At least a million German soldiers—that is no exaggeration of a light pen, but the sober and actual truth—were advancing steadily upon the capital of France. They were close to Beauvais when I escaped from what was then a death-trap. They were fighting our British troops at Creil when I came to that town. Upon the following days they were holding our men in the Forest of Compiègne. They had been as near to Paris as Senlis, almost within gunshot of the outer forts.

“Nothing seems to stop them,” said many soldiers with whom I spoke. “We kill them and kill them, but they come on.”

The situation seemed to me almost ready for the supreme tragedy—the capture or destruction of Paris.

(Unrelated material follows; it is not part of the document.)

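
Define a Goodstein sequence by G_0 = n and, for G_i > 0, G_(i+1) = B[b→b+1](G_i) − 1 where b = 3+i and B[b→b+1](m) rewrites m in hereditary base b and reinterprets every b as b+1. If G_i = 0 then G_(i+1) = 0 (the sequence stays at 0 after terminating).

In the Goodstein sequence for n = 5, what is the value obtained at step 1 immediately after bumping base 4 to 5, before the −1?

6

[0] 5 ≡ 3 + 2 (base 3). Lift 4: 6. −1: 5.
[1] 5 ≡ 4 + 1 (base 4). Lift 5: 6. −1: 5.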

The northwest of France lay very open to the enemy, abandoned as far south as Abbéville and Amiens, too lightly held by a mixed army corps of French and Algerian troops with their headquarters at Aumale.

Here was an easy way to Paris.

Always obsessed with the idea that the Germans must come from the east, the almost fatal error of this war, the French had girdled Paris with almost impenetrable forts on the east side, from those of Ecouen and Montmorency, by the far-flung forts of Chelles and Champigny, to those of Susy and Villeneuve, on the outer lines of the triple cordon; but on the west side, between Pontoise and Versailles, the defenses of Paris were weak. I say, “were,” because during the last days thousands of men were digging trenches and throwing up ramparts. Only the snakelike Seine, twining into a Pégoud loop, forms a natural defense to the western approach to the city, none too secure against men who have crossed many rivers in their desperate assaults.